Combining Fig. 11e, f along with the time traces in Fig. 11a–c allows a complete understanding of this behavior. One sees that when \(D_e=0.1\), the complex eigenvalues are dominant in the response and the presence of the real eigenvalue is obscured. In this case the system does not oscillate as it moves to the equilibrium point and then elastic response oscillations dominates. When \(D_e\) is increased to 1.0, the effect of the real root on the response increases, while the effects of the complex conjugate eigenvalues decrease the combined effect is that the system appears to be near critically damped.
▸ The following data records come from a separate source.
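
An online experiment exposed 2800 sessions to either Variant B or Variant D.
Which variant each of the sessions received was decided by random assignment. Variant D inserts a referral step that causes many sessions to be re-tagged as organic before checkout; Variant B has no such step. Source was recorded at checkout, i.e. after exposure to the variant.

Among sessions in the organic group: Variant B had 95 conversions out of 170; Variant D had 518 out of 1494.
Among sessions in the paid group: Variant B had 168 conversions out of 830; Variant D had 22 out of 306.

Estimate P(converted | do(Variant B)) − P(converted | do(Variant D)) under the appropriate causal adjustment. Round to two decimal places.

-0.04

The distribution of traffic source is itself part of what the variant does — it is an intermediate outcome. Holding it fixed would remove that part of the effect; the total effect is the pooled difference.
The causal difference is the pooled difference: 0.263 − 0.300 = -0.037.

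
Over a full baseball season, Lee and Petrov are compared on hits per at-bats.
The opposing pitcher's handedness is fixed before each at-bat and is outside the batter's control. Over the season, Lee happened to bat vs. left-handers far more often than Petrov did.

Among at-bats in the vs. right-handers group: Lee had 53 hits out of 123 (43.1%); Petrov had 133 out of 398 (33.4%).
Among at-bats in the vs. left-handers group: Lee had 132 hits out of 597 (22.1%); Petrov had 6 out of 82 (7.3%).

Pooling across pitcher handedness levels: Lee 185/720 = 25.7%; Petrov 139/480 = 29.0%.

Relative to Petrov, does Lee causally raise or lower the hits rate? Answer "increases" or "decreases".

increases

Lee is higher inside every pitcher handedness stratum but Petrov is higher in aggregate. Whether to stratify depends on how pitcher handedness relates to the player.
Pitcher handedness satisfies the back-door criterion: it is not a descendant of the player, and it blocks the spurious path from player to outcome. Adjusting for it (i.e., using the within-pitcher handedness rates) gives the causal effect.
Within each level — vs. right-handers: 43.1% vs 33.4%; vs. left-handers: 22.1% vs 7.3% — Lee is higher every time.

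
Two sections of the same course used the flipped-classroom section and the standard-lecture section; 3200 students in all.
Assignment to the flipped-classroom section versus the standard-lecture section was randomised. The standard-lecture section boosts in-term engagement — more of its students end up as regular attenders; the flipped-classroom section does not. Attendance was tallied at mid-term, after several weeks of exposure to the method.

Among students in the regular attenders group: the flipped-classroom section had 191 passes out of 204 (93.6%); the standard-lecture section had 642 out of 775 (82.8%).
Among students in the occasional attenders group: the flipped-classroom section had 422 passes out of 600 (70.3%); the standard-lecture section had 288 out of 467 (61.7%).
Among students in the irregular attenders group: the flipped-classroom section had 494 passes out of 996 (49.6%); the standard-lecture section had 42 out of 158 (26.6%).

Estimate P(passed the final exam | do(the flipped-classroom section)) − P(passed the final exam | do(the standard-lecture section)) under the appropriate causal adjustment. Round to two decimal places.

-0.08

Mid-term attendance lies on the pathway teaching method → mid-term attendance → outcome, so adjusting for it blocks the indirect effect. For the total causal effect of teaching method, use the unadjusted pooled rates.
The causal difference is the pooled difference: 0.615 − 0.694 = -0.079.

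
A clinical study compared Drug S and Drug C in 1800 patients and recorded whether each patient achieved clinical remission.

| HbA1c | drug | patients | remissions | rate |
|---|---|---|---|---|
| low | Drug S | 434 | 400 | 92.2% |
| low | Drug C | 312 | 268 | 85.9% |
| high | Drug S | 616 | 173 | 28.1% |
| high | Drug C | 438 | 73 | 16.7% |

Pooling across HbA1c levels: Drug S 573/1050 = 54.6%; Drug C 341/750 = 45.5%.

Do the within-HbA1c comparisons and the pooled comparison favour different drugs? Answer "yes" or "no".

no

Within each HbA1c level (low 92.2% vs 85.9%; high 28.1% vs 16.7%), Drug S has the higher rate every time. Pooled: 54.6% vs 45.5% — Drug S has the higher rate overall. They agree.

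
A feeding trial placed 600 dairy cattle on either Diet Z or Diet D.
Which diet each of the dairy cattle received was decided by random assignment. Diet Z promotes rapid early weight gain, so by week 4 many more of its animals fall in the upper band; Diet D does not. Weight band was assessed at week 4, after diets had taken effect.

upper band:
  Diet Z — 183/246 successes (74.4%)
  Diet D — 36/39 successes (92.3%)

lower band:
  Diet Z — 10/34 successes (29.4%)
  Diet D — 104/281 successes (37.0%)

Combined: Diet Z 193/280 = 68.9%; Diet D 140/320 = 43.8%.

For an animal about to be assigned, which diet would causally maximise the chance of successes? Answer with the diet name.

Diet Z

Diet D is higher inside every week-4 weight band stratum but Diet Z is higher in aggregate. Whether to stratify depends on how week-4 weight band relates to the diet.
Because the diet influences week-4 weight band, week-4 weight band is a post-treatment mediator, not a confounder. Stratifying on it would bias the estimate; the causal effect is the crude pooled difference.
Pooled: Diet Z 68.9% vs Diet D 43.8%; Diet Z is higher overall.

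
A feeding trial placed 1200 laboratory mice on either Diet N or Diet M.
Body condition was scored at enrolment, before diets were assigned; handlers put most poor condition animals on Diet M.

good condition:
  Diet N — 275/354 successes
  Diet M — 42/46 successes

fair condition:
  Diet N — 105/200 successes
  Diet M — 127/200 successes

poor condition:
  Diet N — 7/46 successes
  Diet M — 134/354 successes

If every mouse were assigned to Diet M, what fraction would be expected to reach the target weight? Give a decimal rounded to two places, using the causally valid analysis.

0.64

Starting body condition satisfies the back-door criterion: it is not a descendant of the diet, and it blocks the spurious path from diet to outcome. Adjusting for it (i.e., using the within-starting body condition rates) gives the causal effect.
Standardising Diet M to the population starting body condition mix: 0.333·42/46 + 0.333·127/200 + 0.333·134/354 = 0.642.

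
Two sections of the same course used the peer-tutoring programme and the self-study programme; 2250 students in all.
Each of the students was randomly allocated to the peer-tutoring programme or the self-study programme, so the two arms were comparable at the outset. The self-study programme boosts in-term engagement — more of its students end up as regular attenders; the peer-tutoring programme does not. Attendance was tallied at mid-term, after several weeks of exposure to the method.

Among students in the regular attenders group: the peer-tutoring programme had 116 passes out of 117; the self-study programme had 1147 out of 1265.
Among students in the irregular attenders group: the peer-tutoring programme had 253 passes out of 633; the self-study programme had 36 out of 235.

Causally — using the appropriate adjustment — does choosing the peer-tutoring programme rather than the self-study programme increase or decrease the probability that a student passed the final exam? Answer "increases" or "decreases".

decreases

The stratified and pooled comparisons disagree (the peer-tutoring programme wins within each mid-term attendance; the self-study programme wins overall), so the answer turns on the causal role of mid-term attendance.
Mid-term attendance here is a post-treatment variable shaped by the teaching method; conditioning on it would introduce bias rather than remove it. The overall comparison is the causal one.
Pooled: the peer-tutoring programme 49.2% vs the self-study programme 78.9%; the self-study programme is higher overall.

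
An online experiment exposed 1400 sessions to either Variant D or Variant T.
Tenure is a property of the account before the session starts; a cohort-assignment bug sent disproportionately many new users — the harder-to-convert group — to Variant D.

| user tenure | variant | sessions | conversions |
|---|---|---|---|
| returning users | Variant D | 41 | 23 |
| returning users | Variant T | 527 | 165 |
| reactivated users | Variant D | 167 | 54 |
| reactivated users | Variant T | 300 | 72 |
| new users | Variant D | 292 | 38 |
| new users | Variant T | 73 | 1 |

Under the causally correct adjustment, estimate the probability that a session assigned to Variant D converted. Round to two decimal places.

0.37

User tenure is set before the variant has any effect — it is not caused by the variant — and it independently drives the outcome. That makes it a confounder, so the causal comparison is within user tenure levels.
Standardising Variant D to the population user tenure mix: 0.406·23/41 + 0.334·54/167 + 0.261·38/292 = 0.369.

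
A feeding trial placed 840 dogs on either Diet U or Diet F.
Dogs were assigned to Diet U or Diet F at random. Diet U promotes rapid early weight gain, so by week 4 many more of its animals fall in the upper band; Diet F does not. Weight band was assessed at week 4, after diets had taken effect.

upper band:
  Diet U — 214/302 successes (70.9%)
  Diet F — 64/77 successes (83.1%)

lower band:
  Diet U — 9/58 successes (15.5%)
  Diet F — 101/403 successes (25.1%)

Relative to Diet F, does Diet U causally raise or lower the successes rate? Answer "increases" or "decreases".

increases

The stratified and pooled comparisons disagree (Diet F wins within each week-4 weight band; Diet U wins overall), so the answer turns on the causal role of week-4 weight band.
Week-4 weight band is downstream of the diet. One should not condition on a consequence of treatment, so the overall rates are the right comparison.
Pooled: Diet U 61.9% vs Diet F 34.4%; Diet U is higher overall.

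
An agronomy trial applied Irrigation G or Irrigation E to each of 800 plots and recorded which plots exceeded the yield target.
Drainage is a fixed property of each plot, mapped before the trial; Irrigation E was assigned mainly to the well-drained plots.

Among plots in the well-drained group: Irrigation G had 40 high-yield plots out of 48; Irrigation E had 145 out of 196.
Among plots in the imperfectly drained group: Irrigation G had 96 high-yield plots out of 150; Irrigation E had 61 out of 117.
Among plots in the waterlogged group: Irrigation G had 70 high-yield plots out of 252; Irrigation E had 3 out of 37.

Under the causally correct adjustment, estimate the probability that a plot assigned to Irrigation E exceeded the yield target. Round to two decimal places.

Nothing the irrigation does changes field drainage; the imbalance is an allocation artefact. With field drainage also predicting the outcome, the pooled figure is confounded, and the within-stratum comparison is the causal one.
Standardising Irrigation E to the population field drainage mix: 0.305·145/196 + 0.334·61/117 + 0.361·3/37 = 0.429.

0.43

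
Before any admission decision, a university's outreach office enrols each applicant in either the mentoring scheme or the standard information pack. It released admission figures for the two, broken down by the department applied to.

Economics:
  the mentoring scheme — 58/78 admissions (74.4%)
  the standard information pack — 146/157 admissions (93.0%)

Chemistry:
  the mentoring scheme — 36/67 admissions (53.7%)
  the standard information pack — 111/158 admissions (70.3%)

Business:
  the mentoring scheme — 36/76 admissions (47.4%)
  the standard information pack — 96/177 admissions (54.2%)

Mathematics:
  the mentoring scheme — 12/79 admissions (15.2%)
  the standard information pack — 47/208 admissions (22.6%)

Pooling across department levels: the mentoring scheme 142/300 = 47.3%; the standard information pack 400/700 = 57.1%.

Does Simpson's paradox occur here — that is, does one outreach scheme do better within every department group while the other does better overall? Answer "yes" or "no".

no

Within each department level (Economics 74.4% vs 93.0%; Chemistry 53.7% vs 70.3%; Business 47.4% vs 54.2%; Mathematics 15.2% vs 22.6%), the standard information pack has the higher rate every time. Pooled: 47.3% vs 57.1% — the standard information pack has the higher rate overall. They agree.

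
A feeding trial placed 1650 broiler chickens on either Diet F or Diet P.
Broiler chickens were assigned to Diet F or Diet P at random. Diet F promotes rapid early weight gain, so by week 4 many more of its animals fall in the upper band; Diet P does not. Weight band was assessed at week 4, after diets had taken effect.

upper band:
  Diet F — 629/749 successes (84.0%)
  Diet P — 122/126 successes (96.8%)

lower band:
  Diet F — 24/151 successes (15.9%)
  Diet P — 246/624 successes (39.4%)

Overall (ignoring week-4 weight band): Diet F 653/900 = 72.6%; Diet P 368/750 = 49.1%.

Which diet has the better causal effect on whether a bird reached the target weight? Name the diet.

Week-4 weight band lies on the pathway diet → week-4 weight band → outcome, so adjusting for it blocks the indirect effect. For the total causal effect of diet, use the unadjusted pooled rates.
Pooled: Diet F 72.6% vs Diet P 49.1%; Diet F is higher overall.

Diet F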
Next, when \(D_e\) is increased to 10.0 and 100.0, initially the complex conjugates eigenvalues are seen on the response and the system appears underdamped; initially, as time increases and the system approaches the stable equilibrium point, the real eigenvalue dominates the response.
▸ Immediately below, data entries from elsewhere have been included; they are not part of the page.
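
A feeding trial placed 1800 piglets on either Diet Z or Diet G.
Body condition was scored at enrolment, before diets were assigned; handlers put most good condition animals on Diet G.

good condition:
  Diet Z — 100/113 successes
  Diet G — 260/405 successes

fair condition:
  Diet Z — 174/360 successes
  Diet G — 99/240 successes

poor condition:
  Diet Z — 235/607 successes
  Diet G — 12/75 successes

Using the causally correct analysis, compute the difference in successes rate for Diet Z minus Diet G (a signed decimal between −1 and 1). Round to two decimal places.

+0.18

Diet Z is higher inside every starting body condition stratum but Diet G is higher in aggregate. Whether to stratify depends on how starting body condition relates to the diet.
Since starting body condition is a pre-existing factor (not a product of the diet) and it affects the outcome on its own, it is a confounder. The stratified rates, not the pooled rate, identify the causal effect.
Adjusting over the population distribution of starting body condition: 0.288·(0.885−0.642) + 0.333·(0.483−0.412) + 0.379·(0.387−0.160) = +0.180.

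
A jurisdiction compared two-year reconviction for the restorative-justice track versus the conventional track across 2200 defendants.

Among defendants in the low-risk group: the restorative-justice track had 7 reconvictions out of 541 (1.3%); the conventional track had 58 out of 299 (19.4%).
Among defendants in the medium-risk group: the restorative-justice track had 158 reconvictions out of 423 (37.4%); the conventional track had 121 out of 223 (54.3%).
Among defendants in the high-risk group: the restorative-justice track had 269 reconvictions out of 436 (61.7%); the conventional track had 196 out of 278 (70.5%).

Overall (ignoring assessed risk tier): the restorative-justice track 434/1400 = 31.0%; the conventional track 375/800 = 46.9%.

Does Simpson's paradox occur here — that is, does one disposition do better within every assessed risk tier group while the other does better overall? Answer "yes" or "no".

Within each assessed risk tier level (low-risk 1.3% vs 19.4%; medium-risk 37.4% vs 54.3%; high-risk 61.7% vs 70.5%), the restorative-justice track has the lower rate every time. Pooled: 31.0% vs 46.9% — the restorative-justice track has the lower rate overall. They agree.

no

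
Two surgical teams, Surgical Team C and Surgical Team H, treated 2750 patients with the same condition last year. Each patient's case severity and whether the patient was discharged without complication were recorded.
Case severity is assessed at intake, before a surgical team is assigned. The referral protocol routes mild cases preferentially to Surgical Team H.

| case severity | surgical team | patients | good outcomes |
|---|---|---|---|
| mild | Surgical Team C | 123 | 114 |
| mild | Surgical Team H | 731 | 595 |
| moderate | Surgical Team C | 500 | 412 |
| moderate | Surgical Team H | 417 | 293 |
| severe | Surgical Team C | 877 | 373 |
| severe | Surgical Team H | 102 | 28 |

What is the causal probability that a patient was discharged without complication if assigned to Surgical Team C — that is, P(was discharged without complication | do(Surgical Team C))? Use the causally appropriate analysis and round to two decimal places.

0.71

The case severity-specific comparison favours Surgical Team C throughout, but the pooled figures favour Surgical Team H. The question is whether to condition on case severity.
The imbalance in case severity arose from how patients were allocated, not from anything the surgical team did; and case severity independently affects the outcome. The pooled gap is confounded — condition on case severity.
Standardising Surgical Team C to the population case severity mix: 0.311·114/123 + 0.333·412/500 + 0.356·373/877 = 0.714.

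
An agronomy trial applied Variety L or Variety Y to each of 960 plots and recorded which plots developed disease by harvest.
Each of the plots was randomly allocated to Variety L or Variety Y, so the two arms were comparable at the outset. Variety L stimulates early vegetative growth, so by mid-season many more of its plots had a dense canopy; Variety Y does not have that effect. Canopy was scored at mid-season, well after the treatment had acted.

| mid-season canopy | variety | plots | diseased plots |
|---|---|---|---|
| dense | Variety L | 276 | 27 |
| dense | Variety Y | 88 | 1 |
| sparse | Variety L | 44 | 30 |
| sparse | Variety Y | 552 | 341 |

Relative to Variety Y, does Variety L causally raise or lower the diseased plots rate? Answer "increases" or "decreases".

The stratified and pooled comparisons disagree (Variety Y wins within each mid-season canopy; Variety L wins overall), so the answer turns on the causal role of mid-season canopy.
Mid-season canopy is recorded after the variety and is itself shifted by it — it sits on the causal path from variety to outcome. Conditioning on a mediator would strip out part of the effect we want; the pooled comparison gives the total causal effect.
Pooled: Variety L 17.8% vs Variety Y 53.4%; Variety L is lower overall.

decreases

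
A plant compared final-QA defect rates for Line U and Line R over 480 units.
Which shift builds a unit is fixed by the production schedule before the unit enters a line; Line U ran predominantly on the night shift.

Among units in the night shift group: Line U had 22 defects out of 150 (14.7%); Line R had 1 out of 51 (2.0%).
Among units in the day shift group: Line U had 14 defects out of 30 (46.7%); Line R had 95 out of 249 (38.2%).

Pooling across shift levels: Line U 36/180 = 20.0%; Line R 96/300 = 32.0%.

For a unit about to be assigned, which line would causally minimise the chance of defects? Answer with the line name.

Shift satisfies the back-door criterion: it is not a descendant of the line, and it blocks the spurious path from line to outcome. Adjusting for it (i.e., using the within-shift rates) gives the causal effect.
Within each level — night shift: 14.7% vs 2.0%; day shift: 46.7% vs 38.2% — Line R is lower every time.

Line R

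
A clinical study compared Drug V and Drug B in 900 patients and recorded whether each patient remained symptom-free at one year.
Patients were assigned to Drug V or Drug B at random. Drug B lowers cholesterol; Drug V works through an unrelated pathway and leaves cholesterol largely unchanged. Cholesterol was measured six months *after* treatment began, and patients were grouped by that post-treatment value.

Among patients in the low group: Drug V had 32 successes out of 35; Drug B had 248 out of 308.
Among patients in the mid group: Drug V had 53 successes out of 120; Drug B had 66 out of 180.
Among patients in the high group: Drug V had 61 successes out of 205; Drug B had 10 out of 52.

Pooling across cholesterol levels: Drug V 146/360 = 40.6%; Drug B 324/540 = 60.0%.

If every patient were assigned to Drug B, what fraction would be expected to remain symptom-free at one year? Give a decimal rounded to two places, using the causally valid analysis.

0.60

Drug V is higher inside every cholesterol stratum but Drug B is higher in aggregate. Whether to stratify depends on how cholesterol relates to the drug.
Cholesterol here is a post-treatment variable shaped by the drug; conditioning on it would introduce bias rather than remove it. The overall comparison is the causal one.
So P(outcome | do(Drug B)) is just the pooled rate for Drug B: 324/540 = 0.600.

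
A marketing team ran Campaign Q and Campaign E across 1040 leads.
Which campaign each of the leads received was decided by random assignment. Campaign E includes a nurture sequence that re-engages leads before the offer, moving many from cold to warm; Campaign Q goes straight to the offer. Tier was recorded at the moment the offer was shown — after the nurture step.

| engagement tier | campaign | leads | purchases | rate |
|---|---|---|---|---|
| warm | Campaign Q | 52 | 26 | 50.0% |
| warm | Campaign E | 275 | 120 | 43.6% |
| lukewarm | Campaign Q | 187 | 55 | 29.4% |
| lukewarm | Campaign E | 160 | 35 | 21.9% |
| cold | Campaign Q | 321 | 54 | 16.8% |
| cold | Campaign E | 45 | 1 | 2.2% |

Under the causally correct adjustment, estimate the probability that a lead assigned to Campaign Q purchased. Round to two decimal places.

Because the campaign influences engagement tier, engagement tier is a post-treatment mediator, not a confounder. Stratifying on it would bias the estimate; the causal effect is the crude pooled difference.
So P(outcome | do(Campaign Q)) is just the pooled rate for Campaign Q: 135/560 = 0.241.

0.24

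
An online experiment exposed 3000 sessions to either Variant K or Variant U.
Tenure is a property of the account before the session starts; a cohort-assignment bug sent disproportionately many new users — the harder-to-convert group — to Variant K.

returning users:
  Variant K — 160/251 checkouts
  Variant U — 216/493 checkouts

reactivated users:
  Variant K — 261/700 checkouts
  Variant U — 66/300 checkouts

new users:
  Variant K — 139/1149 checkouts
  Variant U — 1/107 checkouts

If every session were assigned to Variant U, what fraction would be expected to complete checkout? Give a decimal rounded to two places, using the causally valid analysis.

0.19

Nothing the variant does changes user tenure; the imbalance is an allocation artefact. With user tenure also predicting the outcome, the pooled figure is confounded, and the within-stratum comparison is the causal one.
Standardising Variant U to the population user tenure mix: 0.248·216/493 + 0.333·66/300 + 0.419·1/107 = 0.186.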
The Deborah number also influences the presence of a ghost that occurs after a saddle node bifurcation [35]. Just after the stable and unstable fixed points collide and annihilate each other, a ghost that occurs causes a slow passage through a bottleneck. Figure 12a–d shows the length of the bottle neck for \(D_e\) equal to 0.01, 1, 10, and 100, respectively. Note the bottleneck decreases in size until \(D_e=1\) where it subsequently increases and remains nearly unchanged at \(D_e=100\) when compared to \(D_e\)=0.1, the complex eigenvalues are dominant in the response, and hence the oscillation.

5 Conclusions

In this manuscript, we examined the effects of viscoelasticity on the various static bifurcation cases of a mechanical oscillator. To this end, a lumped parameter model was first obtained for a single degree of freedom system. The model consists of a viscoelastic rotating rod subjected to axial and transverse forces applied at the free end of the rod. Additionally, an external moment is applied along with a nonlinear rotational spring. The viscoelastic response was represented by the two-spring damper element connected to the free end of the rod. A non-dimensional analysis was performed on the governing equation to examine and generate multiple bifurcation diagrams, first for the oscillator without linear viscoelasticity, and then in the presence of a viscoelastic element. It was obvious that the nature of the bifurcation depends on the loading bifurcation parameter, the quadratic and cubic coefficients of the restoring force, and the external loading and imperfection parameter. Supercritical pitchfork, saddle-node, and transcritical bifurcation were investigated for different cases of the controlling parameters. By exploring the bifurcation diagrams in the presence of a viscoelastic element, it was evident that the nature of these diagrams does not change from the equivalent diagrams generated without linear viscoelasticity. Yet, results revealed that when introducing a viscoelastic element to the system, the bifurcation diagram included an additional equilibrium state representing the equilibrium force in the viscoelastic component. Furthermore, the manuscript analyzed the eigenvalues at bifurcation points of the various bifurcation cases considered in this study. The effective time constant of the oscillator and the effective damping was employed to characterize the effects of the eigenvalues on the response of the oscillator. Results revealed that this characterization can serve as a design guideline that can be utilized to create a system holding distinct effective damping and time constant by controlling the loading parameter. Finally, t he manuscript investigated the effects of viscoelasticity on the transient response of the oscillator. It was shown that the Deborah number can control the duration of time needed to maintain oscillation around an unstable branch before jumping to a stable branch.